An ongoing trend affecting the air travel industry in the long term involves oil prices. As one of the major costs for air travel companies, fluctuations in oil prices have significant impacts on the industry’s performance. For example, from 2014-2016, oil prices faced a worldwide drop for a variety of reasons, both economic and political. Since no major recessions occurred for most of the world, the industry enjoyed slow but steady returns. As the global economy slowly returns back to normal following the deployment of vaccines, the airline industry would still be able to take advantage of the initial oil slump from the steep price drop in 2020.
Conclusion
The airline industry still enjoys some benefits as a highly oligopolized industry, such as high barriers of entry, low potential for substitution, and limited power of suppliers and customers. However, after deregulation of the industry beginning in the late 70s, the market has become increasingly more competitive, with some regions much more fierce than others. Additionally, as an industry with a high fixed cost base and an almost luxury service, the airline industry is heavily influenced by external political, economic and social factors, as shown by the recent COVID-19 pandemic. Although airlines are adapting to new technologies and operation models to optimize their performance, the horizon is still not looking promising.

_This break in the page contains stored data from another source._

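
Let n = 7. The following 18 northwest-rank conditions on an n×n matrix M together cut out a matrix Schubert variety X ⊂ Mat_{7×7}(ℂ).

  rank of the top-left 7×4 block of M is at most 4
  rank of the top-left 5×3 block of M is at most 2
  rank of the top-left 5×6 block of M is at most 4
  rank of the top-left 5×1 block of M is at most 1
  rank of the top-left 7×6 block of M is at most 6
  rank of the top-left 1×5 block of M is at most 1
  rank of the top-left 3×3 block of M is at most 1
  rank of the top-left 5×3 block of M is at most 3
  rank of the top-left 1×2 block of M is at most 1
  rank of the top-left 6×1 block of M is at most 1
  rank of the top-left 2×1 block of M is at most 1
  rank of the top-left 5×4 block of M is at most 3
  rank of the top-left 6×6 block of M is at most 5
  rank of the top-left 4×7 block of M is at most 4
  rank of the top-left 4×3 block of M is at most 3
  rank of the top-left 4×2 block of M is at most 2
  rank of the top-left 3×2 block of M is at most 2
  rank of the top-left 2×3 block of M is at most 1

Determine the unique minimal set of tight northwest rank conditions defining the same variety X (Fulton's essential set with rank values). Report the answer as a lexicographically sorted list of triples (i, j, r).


Computing R[i][j] = min implied NW-rank bound (n=7, 18 conditions):

  i=1: 1 | 1 | 1 | 1 | 1 | 1 | 1
  i=2: 1 | 1 | 1 | 2 | 2 | 2 | 2
  i=3: 1 | 1 | 1 | 2 | 3 | 3 | 3
  i=4: 1 | 2 | 2 | 3 | 4 | 4 | 4
  i=5: 1 | 2 | 2 | 3 | 4 | 4 | 5
  i=6: 1 | 2 | 3 | 4 | 5 | 5 | 6
  i=7: 1 | 2 | 3 | 4 | 5 | 6 | 7

hence w(1..7) = (1, 4, 5, 2, 7, 3, 6).

Rothe diagram D(w) (6 cells), 3 SE-corners (essential conditions):

[(3, 3, 1), (5, 3, 2), (5, 6, 4)]


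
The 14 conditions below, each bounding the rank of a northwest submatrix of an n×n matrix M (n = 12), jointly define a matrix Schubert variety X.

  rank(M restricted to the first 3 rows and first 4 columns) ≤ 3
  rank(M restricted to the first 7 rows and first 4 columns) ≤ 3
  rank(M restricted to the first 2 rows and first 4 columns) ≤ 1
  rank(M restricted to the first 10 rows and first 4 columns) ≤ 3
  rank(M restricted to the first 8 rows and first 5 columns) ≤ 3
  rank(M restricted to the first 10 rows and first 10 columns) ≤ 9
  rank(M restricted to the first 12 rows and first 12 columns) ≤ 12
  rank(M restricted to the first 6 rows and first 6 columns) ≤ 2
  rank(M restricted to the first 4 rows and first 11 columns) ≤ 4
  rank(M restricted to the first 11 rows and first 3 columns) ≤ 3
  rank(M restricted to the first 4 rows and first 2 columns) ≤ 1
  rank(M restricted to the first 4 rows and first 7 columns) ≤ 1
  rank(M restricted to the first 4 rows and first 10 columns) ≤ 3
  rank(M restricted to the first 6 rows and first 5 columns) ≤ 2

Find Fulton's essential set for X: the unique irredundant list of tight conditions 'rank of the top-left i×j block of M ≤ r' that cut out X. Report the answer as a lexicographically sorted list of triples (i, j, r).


The tightest implied rank at each (i,j), from the 14 conditions:

  1 1 1 1 1 1 1 1 1 1 1 1
  1 1 1 1 1 1 1 2 2 2 2 2
  1 1 1 1 1 1 1 2 3 3 3 3
  1 1 1 1 1 1 1 2 3 3 4 4
  1 2 2 2 2 2 2 3 4 4 5 5
  1 2 2 2 2 2 3 4 5 5 6 6
  1 2 3 3 3 3 4 5 6 6 7 7
  1 2 3 3 3 4 5 6 7 7 8 8
  1 2 3 3 4 5 6 7 8 8 9 9
  1 2 3 3 4 5 6 7 8 9 10 10
  1 2 3 4 5 6 7 8 9 10 11 11
  1 2 3 4 5 6 7 8 9 10 11 12

the unique w with this rank table is (1, 8, 9, 11, 2, 7, 3, 6, 5, 10, 4, 12).

5 SE-corners of the 27-cell Rothe diagram give Ess(w):

[(4, 7, 1), (4, 10, 3), (6, 6, 2), (8, 5, 3), (10, 4, 3)]


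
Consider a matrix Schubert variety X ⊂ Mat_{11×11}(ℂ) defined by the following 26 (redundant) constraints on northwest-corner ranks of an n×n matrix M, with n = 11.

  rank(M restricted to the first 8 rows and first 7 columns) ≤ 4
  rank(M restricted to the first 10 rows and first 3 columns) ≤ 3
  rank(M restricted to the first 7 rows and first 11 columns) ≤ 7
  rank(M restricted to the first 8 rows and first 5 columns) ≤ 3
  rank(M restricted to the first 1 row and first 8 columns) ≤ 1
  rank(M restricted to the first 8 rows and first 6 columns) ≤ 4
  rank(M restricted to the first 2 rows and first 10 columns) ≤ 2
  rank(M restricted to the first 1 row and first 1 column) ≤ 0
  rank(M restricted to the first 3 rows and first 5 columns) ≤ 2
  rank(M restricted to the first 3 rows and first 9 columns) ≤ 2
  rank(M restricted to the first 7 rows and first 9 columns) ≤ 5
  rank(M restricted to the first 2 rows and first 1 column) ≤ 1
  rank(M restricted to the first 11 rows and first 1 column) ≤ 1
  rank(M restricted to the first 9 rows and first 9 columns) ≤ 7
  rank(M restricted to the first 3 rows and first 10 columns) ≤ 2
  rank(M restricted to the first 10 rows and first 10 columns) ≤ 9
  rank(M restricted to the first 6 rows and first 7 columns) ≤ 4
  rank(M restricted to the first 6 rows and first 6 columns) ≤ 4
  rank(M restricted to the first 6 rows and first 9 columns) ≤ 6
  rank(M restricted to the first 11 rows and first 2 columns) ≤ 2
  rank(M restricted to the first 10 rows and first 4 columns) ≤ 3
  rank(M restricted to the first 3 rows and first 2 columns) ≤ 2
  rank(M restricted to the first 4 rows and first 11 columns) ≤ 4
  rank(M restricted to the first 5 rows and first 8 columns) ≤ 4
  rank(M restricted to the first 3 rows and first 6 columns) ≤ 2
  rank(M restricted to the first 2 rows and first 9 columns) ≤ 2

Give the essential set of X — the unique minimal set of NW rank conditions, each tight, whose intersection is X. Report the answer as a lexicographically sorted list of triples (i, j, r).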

There are still a few means by which current players in the air travel industry can increase profitability, with the most optimal strategy being the adaptation of a low-cost flying model to eliminate any inefficiencies. Additionally, as more manufactured goods today become increasingly time-sensitive, air shipping will still be an untapped market with immense room for growth. As for aspiring entrants, however, one might find better opportunities in other industries.